Having No Other Option Leads to Leaving Organization
When employees stay with their organization, feeling they have no other options, they are likely to leave the organization.
A new study, published in the journal Human Relations, found that people who stay in their organizations because they feel an obligation towards their employer are more likely to experience burnout.
"Our study examined whether some forms of commitment to an organization could have detrimental effects, such as emotional exhaustion and, eventually, turnover," says co-author Alexandra Panaccio, an assistant professor in the Department of Management at Concordia's John Molson School of Business.
Panaccio and her colleagues surveyed 260 workers from various industries, including information technology, health services, engineering and architecture. Participants were, on average, 34 years old; 33 percent held managerial positions, while 50 percent worked in the public sector.

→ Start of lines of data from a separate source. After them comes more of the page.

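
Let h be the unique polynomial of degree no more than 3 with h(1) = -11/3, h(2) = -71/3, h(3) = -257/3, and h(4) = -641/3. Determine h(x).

h(x) = -4x^3 + 3x^2 - x - 5/3

Using the Lagrange interpolation formula with nodes 1, 2, 3, 4:
  L_0(x) = (x - 2)(x - 3)(x - 4) / -6
  L_1(x) = (x - 1)(x - 3)(x - 4) / 2
  L_2(x) = (x - 1)(x - 2)(x - 4) / -2
  L_3(x) = (x - 1)(x - 2)(x - 3) / 6
Then h(x) = -11/3·L_0(x) - 71/3·L_1(x) - 257/3·L_2(x) - 641/3·L_3(x).
Expanding and collecting terms gives h(x) = -4x^3 + 3x^2 - x - 5/3.
Check: h(2) = -71/3. ✓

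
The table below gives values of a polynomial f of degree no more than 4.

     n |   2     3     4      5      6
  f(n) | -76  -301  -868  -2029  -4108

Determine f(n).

f(n) = -3n^4 - 6n^2 - 4

Write f(n) = an^4 + bn^3 + cn^2 + dn + e. Substituting each data point gives a linear system:
  16a + 8b + 4c + 2d + e = -76
  81a + 27b + 9c + 3d + e = -301
  256a + 64b + 16c + 4d + e = -868
  625a + 125b + 25c + 5d + e = -2029
  1296a + 216b + 36c + 6d + e = -4108
Solving the system yields a = -3, b = 0, c = -6, d = 0, e = -4.
So f(n) = -3n^4 - 6n^2 - 4.
Check: f(4) = -868. ✓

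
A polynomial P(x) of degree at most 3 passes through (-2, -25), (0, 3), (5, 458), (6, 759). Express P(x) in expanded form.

P(x) = 3x^3 + 2x^2 + 6x + 3

Write P(x) = ax^3 + bx^2 + cx + d. Substituting each data point gives a linear system:
  -8a + 4b - 2c + d = -25
  d = 3
  125a + 25b + 5c + d = 458
  216a + 36b + 6c + d = 759
Solving the system yields a = 3, b = 2, c = 6, d = 3.
So P(x) = 3x^3 + 2x^2 + 6x + 3.
Check: P(-2) = -25. ✓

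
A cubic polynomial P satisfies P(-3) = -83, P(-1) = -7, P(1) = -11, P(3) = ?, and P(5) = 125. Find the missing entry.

The 4 known points determine the degree-3 polynomial uniquely.
Write P(t) = at^3 + bt^2 + ct + d. Substituting each data point gives a linear system:
  -27a + 9b - 3c + d = -83
  -a + b - c + d = -7
  a + b + c + d = -11
  125a + 25b + 5c + d = 125
Solving the system yields a = 2, b = -4, c = -4, d = -5.
So P(t) = 2t^3 - 4t^2 - 4t - 5.
Then P(3) = 1.

1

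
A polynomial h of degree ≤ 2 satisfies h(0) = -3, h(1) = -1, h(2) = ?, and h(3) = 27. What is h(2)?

The 3 known points determine the degree-2 polynomial uniquely.
Write h(n) = an^2 + bn + c. Substituting each data point gives a linear system:
  c = -3
  a + b + c = -1
  9a + 3b + c = 27
Solving the system yields a = 4, b = -2, c = -3.
So h(n) = 4n^2 - 2n - 3.
Then h(2) = 9.

9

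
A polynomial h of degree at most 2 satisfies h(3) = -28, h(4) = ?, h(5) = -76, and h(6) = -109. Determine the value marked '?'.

-49

On equispaced nodes a degree-2 polynomial has vanishing third forward difference, so
  - h(3) + 3·h(4) - 3·h(5) + h(6) = 0.
Substituting the known values and solving for h(4):
  3·h(4) = -147
  h(4) = -49.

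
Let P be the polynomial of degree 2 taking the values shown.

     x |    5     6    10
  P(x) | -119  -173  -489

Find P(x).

Write P(x) = ax^2 + bx + c. Substituting each data point gives a linear system:
  25a + 5b + c = -119
  36a + 6b + c = -173
  100a + 10b + c = -489
Solving the system yields a = -5, b = 1, c = 1.
So P(x) = -5x² + x + 1.
Check: P(5) = -119. ✓

P(x) = -5x^2 + x + 1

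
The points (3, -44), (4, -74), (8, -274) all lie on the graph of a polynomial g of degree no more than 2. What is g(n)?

g(n) = -4n^2 - 2n - 2

Using the Lagrange interpolation formula with nodes 3, 4, 8:
  L_0(n) = (n - 4)(n - 8) / 5
  L_1(n) = (n - 3)(n - 8) / -4
  L_2(n) = (n - 3)(n - 4) / 20
Then g(n) = -44·L_0(n) - 74·L_1(n) - 274·L_2(n).
Expanding and collecting terms gives g(n) = -4n² - 2n - 2.
Check: g(4) = -74. ✓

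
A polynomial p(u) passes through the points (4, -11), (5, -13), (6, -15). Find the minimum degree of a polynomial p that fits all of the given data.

1

Forward differences of the values at u = 4, 5, 6:
  p  : -11  -13  -15
  Δ  : -2  -2
  Δ^2: 0
The first differences are constant (-2) and nonzero, while all higher differences vanish, so the minimal degree is 1.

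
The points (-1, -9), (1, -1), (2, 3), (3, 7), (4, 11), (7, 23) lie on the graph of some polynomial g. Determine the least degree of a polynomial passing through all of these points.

Divided differences on the nodes -1, 1, 2, 3, 4, 7:
  order 0: -9  -1  3  7  11  23
  order 1: 4  4  4  4  4
  order 2: 0  0  0  0
  order 3: 0  0  0
  order 4: 0  0
  order 5: 0
The order-1 divided differences are all 4 (nonzero) and every higher order vanishes, so the data lies on a polynomial of degree exactly 1.

1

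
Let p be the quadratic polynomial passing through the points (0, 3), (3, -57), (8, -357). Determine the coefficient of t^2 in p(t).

Write p(t) = at^2 + bt + c. Substituting each data point gives a linear system:
  c = 3
  9a + 3b + c = -57
  64a + 8b + c = -357
Solving the system yields a = -5, b = -5, c = 3.
So p(t) = -5t^2 - 5t + 3.
The leading coefficient is -5.

-5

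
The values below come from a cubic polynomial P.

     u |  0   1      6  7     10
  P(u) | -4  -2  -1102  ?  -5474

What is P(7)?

-1796

The 4 known points determine the degree-3 polynomial uniquely.
Write P(u) = au^3 + bu^2 + cu + d. Substituting each data point gives a linear system:
  d = -4
  a + b + c + d = -2
  216a + 36b + 6c + d = -1102
  1000a + 100b + 10c + d = -5474
Solving the system yields a = -6, b = 5, c = 3, d = -4.
So P(u) = -6u^3 + 5u^2 + 3u - 4.
Then P(7) = -1796.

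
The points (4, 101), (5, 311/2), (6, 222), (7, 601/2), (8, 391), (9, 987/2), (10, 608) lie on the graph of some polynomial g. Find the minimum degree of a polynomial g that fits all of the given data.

Forward differences of the values at s = 4, 5, 6, 7, 8, 9, 10:
  g  : 101  311/2  222  601/2  391  987/2  608
  Δ  : 109/2  133/2  157/2  181/2  205/2  229/2
  Δ^2: 12  12  12  12  12
  Δ^3: 0  0  0  0
  Δ^4: 0  0  0
  Δ^5: 0  0
  Δ^6: 0
The second differences are constant (12) and nonzero, while all higher differences vanish, so the minimal degree is 2.

2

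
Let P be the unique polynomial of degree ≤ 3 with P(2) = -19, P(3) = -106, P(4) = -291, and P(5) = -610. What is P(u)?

Write P(u) = au^3 + bu^2 + cu + d. Substituting each data point gives a linear system:
  8a + 4b + 2c + d = -19
  27a + 9b + 3c + d = -106
  64a + 16b + 4c + d = -291
  125a + 25b + 5c + d = -610
Solving the system yields a = -6, b = 5, c = 2, d = 5.
So P(u) = -6u^3 + 5u^2 + 2u + 5.
Check: P(4) = -291. ✓

P(u) = -6u^3 + 5u^2 + 2u + 5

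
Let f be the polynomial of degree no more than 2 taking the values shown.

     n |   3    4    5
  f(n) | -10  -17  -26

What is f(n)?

f(n) = -n^2 - 1

Write f(n) = an^2 + bn + c. Substituting each data point gives a linear system:
  9a + 3b + c = -10
  16a + 4b + c = -17
  25a + 5b + c = -26
Solving the system yields a = -1, b = 0, c = -1.
So f(n) = -n^2 - 1.
Check: f(4) = -17. ✓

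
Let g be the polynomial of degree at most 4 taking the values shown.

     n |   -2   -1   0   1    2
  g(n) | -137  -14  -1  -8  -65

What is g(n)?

g(n) = -5n^4 + 5n^3 - 5n^2 - 2n - 1

Write g(n) = an^4 + bn^3 + cn^2 + dn + e. Substituting each data point gives a linear system:
  16a - 8b + 4c - 2d + e = -137
  a - b + c - d + e = -14
  e = -1
  a + b + c + d + e = -8
  16a + 8b + 4c + 2d + e = -65
Solving the system yields a = -5, b = 5, c = -5, d = -2, e = -1.
So g(n) = -5n⁴ + 5n³ - 5n² - 2n - 1.
Check: g(0) = -1. ✓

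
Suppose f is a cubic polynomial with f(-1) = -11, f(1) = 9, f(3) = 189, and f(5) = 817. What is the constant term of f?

-3

Write f(u) = au^3 + bu^2 + cu + d. Substituting each data point gives a linear system:
  -a + b - c + d = -11
  a + b + c + d = 9
  27a + 9b + 3c + d = 189
  125a + 25b + 5c + d = 817
Solving the system yields a = 6, b = 2, c = 4, d = -3.
So f(u) = 6u^3 + 2u^2 + 4u - 3.
The constant term is -3.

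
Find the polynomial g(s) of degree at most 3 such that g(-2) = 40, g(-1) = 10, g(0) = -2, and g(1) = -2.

g(s) = -s^3 + 6s^2 - 5s - 2

Using the Lagrange interpolation formula with nodes -2, -1, 0, 1:
  L_0(s) = (s + 1)s(s - 1) / -6
  L_1(s) = (s + 2)s(s - 1) / 2
  L_2(s) = (s + 2)(s + 1)(s - 1) / -2
  L_3(s) = (s + 2)(s + 1)s / 6
Then g(s) = 40·L_0(s) + 10·L_1(s) - 2·L_2(s) - 2·L_3(s).
Expanding and collecting terms gives g(s) = -s³ + 6s² - 5s - 2.
Check: g(0) = -2. ✓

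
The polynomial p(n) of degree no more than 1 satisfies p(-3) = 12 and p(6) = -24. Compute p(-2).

8

Write p(n) = an + b. Substituting each data point gives a linear system:
  -3a + b = 12
  6a + b = -24
Solving the system yields a = -4, b = 0.
So p(n) = -4n.
Then p(-2) = 8.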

The research team measured various types of organizational commitments, such as whether employees identified with a company's goals and values and whether they felt an obligation to stay.
The result of this study implicates that employers should try to minimize this 'lack of alternatives' type of commitment among employees by developing their competencies, thus increasing their feeling of mobility and, paradoxically, contributing to them wanting to stay with the organization.
"It may be that, in the absence of an emotional bond with the organization, commitment based on obligation is experienced as a kind of indebtedness - a loss of autonomy that is emotionally draining over time," says Panaccio.